In einem Gos­pel heißt es: ja, dann möch­te ich auch dabei sein!“. Ganz ehr­lich: ich auch. Doch wie kom­me ich an die­sen Punkt? Was muss ich tun, um auf der Sei­te jener zu ste­hen, die dabei sein dür­fen? Auf die­se Fra­ge gibt uns das heu­ti­ge Evan­ge­li­um eine knap­pe und kla­re Ant­wort: Liebt ein­an­der, wie ich euch geliebt habe, so sollt auch ihr ein­an­der lie­ben.“ Eine drei­fa­che Lie­be führt uns also ans Ziel: Die Lie­be zu uns selbst, die Akzep­tanz mei­ner selbst mit der Ver­pflich­tung, stets an den eige­nen Feh­lern zu arbei­ten; die Lie­be zum Nächs­ten und natür­lich die Lie­be zu Gott. Dazu geben wir selbst im Lauf des Lebens den Startschuss.
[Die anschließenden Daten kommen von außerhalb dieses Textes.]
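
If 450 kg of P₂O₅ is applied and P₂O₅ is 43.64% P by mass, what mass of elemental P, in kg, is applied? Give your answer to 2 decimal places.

196.38 kg P

P = 450 × 0.4364 = 196.38 kg.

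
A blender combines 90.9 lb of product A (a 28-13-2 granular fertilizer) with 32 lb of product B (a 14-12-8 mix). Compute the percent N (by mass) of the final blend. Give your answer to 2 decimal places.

Total mass = 90.9 + 32 = 122.9 lb.
N mass = 28%×90.9 + 14%×32 = 29.932 lb.
% N = 29.932 / 122.9 = 24.3548%.

24.35% N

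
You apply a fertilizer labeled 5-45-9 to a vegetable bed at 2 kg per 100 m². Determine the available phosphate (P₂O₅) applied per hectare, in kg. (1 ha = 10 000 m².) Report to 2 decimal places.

90.00 kg P₂O₅ per hectare

P₂O₅ per 100 m² = 2 × 45% = 0.9 kg.
Convert to per hectare: 0.9 × 100 = 90 kg.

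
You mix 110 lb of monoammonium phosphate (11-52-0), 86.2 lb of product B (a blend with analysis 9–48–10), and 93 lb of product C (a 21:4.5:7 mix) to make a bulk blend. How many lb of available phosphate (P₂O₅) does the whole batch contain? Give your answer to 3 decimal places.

P₂O₅ mass = 52%×110 + 48%×86.2 + 4.5%×93 = 102.761 lb.

102.761 lb P₂O₅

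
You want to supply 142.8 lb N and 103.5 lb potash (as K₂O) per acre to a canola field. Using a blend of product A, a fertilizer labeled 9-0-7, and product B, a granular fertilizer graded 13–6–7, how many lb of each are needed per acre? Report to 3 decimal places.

1235.357 lb product A, 243.214 lb product B

Per-acre balance (a = product A, b = product B):
N: 0.09·a + 0.13·b = 142.8
K₂O: 0.07·a + 0.07·b = 103.5
From row1: a = (142.8 − 0.13·b) / 0.09.
Into row2: 0.07·(142.8 − 0.13·b)/0.09 + 0.07·b = 103.5 → b = 243.2143, a = 1235.3571.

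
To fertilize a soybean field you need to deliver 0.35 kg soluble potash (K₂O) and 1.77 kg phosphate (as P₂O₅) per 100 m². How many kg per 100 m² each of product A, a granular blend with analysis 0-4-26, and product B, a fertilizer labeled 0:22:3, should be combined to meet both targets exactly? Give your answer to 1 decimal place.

0.4 kg product A, 8.0 kg product B

Per-100 m² balance (a = product A, b = product B):
K₂O: 0.26·a + 0.03·b = 0.35
P₂O₅: 0.04·a + 0.22·b = 1.77
From row1: a = (0.35 − 0.03·b) / 0.26.
Into row2: 0.04·(0.35 − 0.03·b)/0.26 + 0.22·b = 1.77 → b = 7.96786, a = 0.426786.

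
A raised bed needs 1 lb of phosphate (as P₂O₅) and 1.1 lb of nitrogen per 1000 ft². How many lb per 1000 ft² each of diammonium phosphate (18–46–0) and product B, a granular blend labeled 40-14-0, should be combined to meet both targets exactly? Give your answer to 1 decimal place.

1.5 lb diammonium phosphate, 2.1 lb product B

Let a = lb of diammonium phosphate, b = lb of product B (per 1000 ft²).
P₂O₅: 0.46·a + 0.14·b = 1
N: 0.18·a + 0.4·b = 1.1
From row1: a = (1 − 0.14·b) / 0.46.
Into row2: 0.18·(1 − 0.14·b)/0.46 + 0.4·b = 1.1 → b = 2.0529, a = 1.54912.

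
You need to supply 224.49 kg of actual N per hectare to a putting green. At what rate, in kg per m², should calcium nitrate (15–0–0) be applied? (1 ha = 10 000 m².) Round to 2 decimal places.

0.15 kg of product per sq m

Product per hectare = 224.49 / 15% = 1496.6 kg.
Convert to per m²: 1496.6 × 0.0001 = 0.14966 kg.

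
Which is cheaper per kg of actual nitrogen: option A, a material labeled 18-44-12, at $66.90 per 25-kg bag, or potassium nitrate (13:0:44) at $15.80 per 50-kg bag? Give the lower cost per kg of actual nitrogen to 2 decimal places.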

Es geht also um etwas in die­sem Leben, wie Bischof Ste­fan zurecht immer wie­der betont. Es geht nicht nur um etwas, es geht um alles oder nichts: Lau­fe ich nach dem Start­schuss dem Gott und Vater Jesu ent­ge­gen, lan­de ich am Ende in sei­nen weit geöff­ne­ten, sich mir ent­ge­gen­stre­cken­den Armen, oder lau­fe ich von ihm weg ins Dun­kel, ins Ver­der­ben, dort­hin, wo Hass statt Lie­be herrscht?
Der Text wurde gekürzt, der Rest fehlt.